Prior to Covid-19 and the cost-of-living crisis, Kent Support and Assistance Service (KSAS) on average received a little over 7000 applications a year, with the service receiving 7112 applications in 2018/19, averaging 136.8 applications a week. Due to the financial pressures that have impacted communities since 2019, service demand has increased exponentially. KSAS received 28,728 applications during 2021/22, averaging 552.5 applications a week, this is an increase in service demand of over 300% (303.9%). This financial year, KSAS demand has been similar of that in 2021/22. With seasonal pressures and a further and significant uplift in the energy price cap in October, the service is expecting similar applications volumes as to those seen in last financial year. KSAS has administered a voucher scheme funded by the Household Support Fund Extension which saw unprecedented demand with over 4,000 applications received in one week. This further highlights the increasing financial pressures on Kent residents.
The findings reveal residents within the County already at breaking point.
They also reveal profound inequality. And they reveal that the inequality in question is exacerbated by discrimination on the basis of race and disability.
Further Austerity will only make every aspect of the Cost of Living crisis very much worse. And it will do nothing to solve any problem that this County actually faces, whether that be real (inflation) or imagined (the need to balance the books).
The new PM has a job to do. It is to make life better for those living in the bottom half of our County and Country, for whom life is becoming intolerable (if it wasn’t already).
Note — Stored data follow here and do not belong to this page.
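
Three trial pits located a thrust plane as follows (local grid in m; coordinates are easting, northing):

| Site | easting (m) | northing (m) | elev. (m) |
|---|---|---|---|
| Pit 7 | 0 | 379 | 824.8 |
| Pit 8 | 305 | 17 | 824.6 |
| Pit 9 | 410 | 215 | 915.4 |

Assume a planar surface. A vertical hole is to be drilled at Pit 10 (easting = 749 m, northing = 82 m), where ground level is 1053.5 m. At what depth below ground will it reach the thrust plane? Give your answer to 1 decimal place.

Let the plane be z = a·easting + b·northing + c.
Pit 8−Pit 7: 305a − 362b = −0.2;  Pit 9−Pit 7: 410a − 164b = 90.6.
Solving gives a = 0.33364, b = 0.28166.
Then c = 824.8 − a·0 − b·379 = 718.05.
At (749, 82): z_contact = 249.90 + 23.10 + 718.05 = 991.04 m.
Depth below ground = 1053.5 − 991.04 = 62.5 m.

62.5 m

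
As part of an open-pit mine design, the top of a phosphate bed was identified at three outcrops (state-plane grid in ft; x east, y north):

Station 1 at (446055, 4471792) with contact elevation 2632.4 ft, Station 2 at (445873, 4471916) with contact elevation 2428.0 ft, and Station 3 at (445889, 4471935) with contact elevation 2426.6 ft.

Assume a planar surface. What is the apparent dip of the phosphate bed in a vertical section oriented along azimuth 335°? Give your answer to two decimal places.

41.19°

Let the plane be z = a·x + b·y + c.
Station 2−Station 1: −182a + 124b = −204.4;  Station 3−Station 1: −166a + 143b = −205.8.
Solving gives a = 0.68173, b = −0.64778.
Unit vector along 335° is (sin 335°, cos 335°) = (-0.4226, 0.9063).
Slope in that direction = a·(-0.4226) + b·(0.9063) = −0.87520.
Apparent dip = arctan|0.87520| = 41.19° (true dip is 43.2°, so apparent ≤ true as expected).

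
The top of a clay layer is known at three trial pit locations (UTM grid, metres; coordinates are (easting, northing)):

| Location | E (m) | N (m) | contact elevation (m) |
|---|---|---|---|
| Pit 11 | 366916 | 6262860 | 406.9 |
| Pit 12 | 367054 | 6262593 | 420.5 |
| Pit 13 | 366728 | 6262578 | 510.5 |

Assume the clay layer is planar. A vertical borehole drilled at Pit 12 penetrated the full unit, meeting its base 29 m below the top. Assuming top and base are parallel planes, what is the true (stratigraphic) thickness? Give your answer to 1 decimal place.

Let the plane be z = a·E + b·N + c.
Pit 12−Pit 11: 138a − 267b = 13.6;  Pit 13−Pit 11: −188a − 282b = 103.6.
Solving gives a = −0.26737, b = −0.18913.
|∇z| = √(a²+b²) = 0.32750, so dip δ = arctan(0.32750) = 18.13°.
True thickness = vertical thickness × cos δ = 29 × cos 18.13° = 27.6 m.

27.6 m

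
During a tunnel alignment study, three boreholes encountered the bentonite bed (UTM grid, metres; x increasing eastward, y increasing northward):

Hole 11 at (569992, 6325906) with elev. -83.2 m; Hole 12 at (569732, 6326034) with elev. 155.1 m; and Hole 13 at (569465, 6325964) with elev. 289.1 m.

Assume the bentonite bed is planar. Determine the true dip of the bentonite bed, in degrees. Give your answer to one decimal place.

Let the plane be z = a·x + b·y + c.
Hole 12−Hole 11: −260a + 128b = 238.3;  Hole 13−Hole 11: −527a + 58b = 372.3.
Solving gives a = −0.64596, b = 0.54960.
Gradient magnitude |∇z| = √(a² + b²) = √(0.41727 + 0.30207) = 0.84814.
True dip = arctan(0.84814) = 40.3°, dipping toward SE (azimuth ≈ 130°).

40.3°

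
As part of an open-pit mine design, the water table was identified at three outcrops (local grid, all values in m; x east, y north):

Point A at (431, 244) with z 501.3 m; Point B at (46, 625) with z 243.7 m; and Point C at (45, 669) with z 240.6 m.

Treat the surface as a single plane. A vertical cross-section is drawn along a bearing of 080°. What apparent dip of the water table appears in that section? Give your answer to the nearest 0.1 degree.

30.7°

Let the plane be z = a·x + b·y + c.
Point B−Point A: −385a + 381b = −257.6;  Point C−Point A: −386a + 425b = −260.7.
Solving gives a = 0.61316, b = −0.05652.
Unit vector along 080° is (sin 80°, cos 80°) = (0.9848, 0.1736).
Slope in that direction = a·(0.9848) + b·(0.1736) = 0.59403.
Apparent dip = arctan|0.59403| = 30.7° (true dip is 31.6°, so apparent ≤ true as expected).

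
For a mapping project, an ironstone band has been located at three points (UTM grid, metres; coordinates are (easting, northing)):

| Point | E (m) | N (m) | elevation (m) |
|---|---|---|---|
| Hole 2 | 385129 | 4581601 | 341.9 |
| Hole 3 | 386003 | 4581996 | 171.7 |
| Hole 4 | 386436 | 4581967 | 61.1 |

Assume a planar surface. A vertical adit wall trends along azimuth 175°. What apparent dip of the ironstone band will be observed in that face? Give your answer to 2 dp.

7.86°

Two edge vectors: Hole 2→Hole 3 = (874, 395, -170.2), Hole 2→Hole 4 = (1307, 366, -280.8).
Normal n = (Hole 2→Hole 3) × (Hole 2→Hole 4) = (-48622.8, 22967.8, -196381).
So ∂z/∂E = −n_x/n_z = −0.24759 and ∂z/∂N = −n_y/n_z = 0.11696.
Unit vector along 175° is (sin 175°, cos 175°) = (0.0872, -0.9962).
Slope in that direction = a·(0.0872) + b·(-0.9962) = −0.13809.
Apparent dip = arctan|0.13809| = 7.86° (true dip is 15.3°, so apparent ≤ true as expected).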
His success in doing that should be the principle indicator on which he should be appraised. That, alongside tackling climate change, should be the principle against which every proposal by every political party should be tested.
What matters is making the lives of most people in this County and Country better.
The test for success or failure is easy to establish. Right now those earning less than average command 9% of the resources of the UK. That has to increase or policy has failed.
There are organisations which can help if you are facing economic hardship for example.
KSAS – emergency welfare scheme for people experiencing a short-term crisis
Citizens Advice Bureau (use Google)
Your local Council who can offer discretionary awards for if you are behind in rent and council tax debt write off.
Kent Community Hubs (use google if you can’t find yours on the list)
We wish you and yours all the very best in these difficult times.